An antique is considered a handmade work of good design, more than 100 years old. Otherwise an item is more likely “collectable” and, remember, not everything old is valuable – “as much rubbish then as now”. New Zealand is fortunate to have good quality antiques with many collections being formed in early 19th century. Contrary to popular belief the earliest settlers didn’t bring much in the way of furniture – the ships were too small. However many of the large stations were financed by the more portable “family silver chest” which banks would use as collateral. Campbell talked about a most important collection being that formed by Mrs Elgar to decorate “Fernside” in the Wairarapa when it was rebuilt in 1924 (following a fire) – she travelled to England to purchase furniture and fittings for the house. On her death she bequeathed two rooms of furniture to the “Dominion”. These are now held by Te Papa but sadly not on display.

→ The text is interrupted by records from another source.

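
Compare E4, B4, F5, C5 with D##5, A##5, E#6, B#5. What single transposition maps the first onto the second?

From E4 to D##5 is 7 letter names — a seventh of some quality.
E4 to D##5 is 12 semitones, which makes it an augmented seventh; the second version is higher, so the direction is up.
Checking another pair — C5 → B#5 — gives the same interval.

up an augmented seventh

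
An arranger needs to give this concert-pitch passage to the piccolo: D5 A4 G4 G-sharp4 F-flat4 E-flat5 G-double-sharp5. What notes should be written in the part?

D4 A3 G3 G#3 Fb3 Eb4 G##4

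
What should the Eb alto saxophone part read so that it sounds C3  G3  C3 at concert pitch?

Written C4 sounds as Eb3 on the Eb alto saxophone, so concert pitches are written a major sixth up.
C3 gives A3
G3 gives E4
C3 gives A3

A3 E4 A3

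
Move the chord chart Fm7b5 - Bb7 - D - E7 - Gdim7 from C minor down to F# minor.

C minor down to F# minor is a diminished fifth; each chord root moves by that interval while the quality stays the same.
Fm7b5: root F down a diminished fifth → B, giving Bm7b5.
Bb7: root Bb down a diminished fifth → E, giving E7.
D: root D down a diminished fifth → G#, giving G#.
E7: root E down a diminished fifth → A#, giving A#7.
Gdim7: root G down a diminished fifth → C#, giving C#dim7.

Bm7b5 E7 G# A#7 C#dim7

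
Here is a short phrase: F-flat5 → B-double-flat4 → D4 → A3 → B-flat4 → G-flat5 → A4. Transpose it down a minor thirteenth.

Ab3 Db3 F#2 C#2 D3 Bb3 C#3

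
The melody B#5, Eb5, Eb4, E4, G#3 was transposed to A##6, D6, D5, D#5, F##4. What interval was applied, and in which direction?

From B#5 to A##6 is 7 letter names — a seventh of some quality.
B#5 to A##6 is 11 semitones, which makes it a major seventh; the second version is higher, so the direction is up.
Checking another pair — G#3 → F##4 — gives the same interval.

up a major seventh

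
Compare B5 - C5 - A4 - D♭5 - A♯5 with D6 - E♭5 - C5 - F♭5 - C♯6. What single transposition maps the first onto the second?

up a minor third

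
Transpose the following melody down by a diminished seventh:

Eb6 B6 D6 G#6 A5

Eb6 -> F#5
B6 -> C##6
D6 -> E#5
G#6 -> A##5
A5 -> B#4

F#5 C##6 E#5 A##5 B#4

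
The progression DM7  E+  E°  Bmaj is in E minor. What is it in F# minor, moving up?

E minor up to F# minor is a major second; each chord root moves by that interval while the quality stays the same.
DM7: root D up a major second → E, giving EM7.
E+: root E up a major second → F#, giving F#+.
E°: root E up a major second → F#, giving F#°.
Bmaj: root B up a major second → C#, giving C#maj.

EM7 F#+ F#° C#maj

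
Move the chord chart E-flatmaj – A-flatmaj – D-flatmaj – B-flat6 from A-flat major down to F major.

Cmaj Fmaj Bbmaj G6

A-flat major down to F major is a minor third; each chord root moves by that interval while the quality stays the same.
E-flatmaj: root E-flat down a minor third → C, giving Cmaj.
A-flatmaj: root A-flat down a minor third → F, giving Fmaj.
D-flatmaj: root D-flat down a minor third → Bb, giving Bbmaj.
B-flat6: root B-flat down a minor third → G, giving G6.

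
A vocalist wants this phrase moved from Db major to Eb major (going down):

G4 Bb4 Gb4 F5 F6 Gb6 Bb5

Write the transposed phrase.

From Db down to Eb is a minor seventh; apply that to each pitch.
G4 gives A3
Bb4 gives C4
Gb4 gives Ab3
F5 gives G4
F6 gives G5
Gb6 gives Ab5
Bb5 gives C5

A3 C4 Ab3 G4 G5 Ab5 C5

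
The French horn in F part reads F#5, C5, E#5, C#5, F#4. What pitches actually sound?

B4 F4 A#4 F#4 B3

The French horn in F sounds a perfect fifth below written, so transpose each written note down a perfect fifth.
F#5 gives B4
C5 gives F4
E#5 gives A#4
C#5 gives F#4
F#4 gives B3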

The past 15 years has seen a huge decline in interest in antiques in New Zealand. The younger generation do not entertain at home and don’t require large dining tables, elaborate dinnersets or silver which need time to care for. In his experience it is the cheapest antiques have ever been although the top end of the market is holding. While minimalist look has been strong Campbell is optimistic of a revival coming as people get fed up with throwaway furniture.
But, his recommendation is to buy antiques for enjoyment, not investment.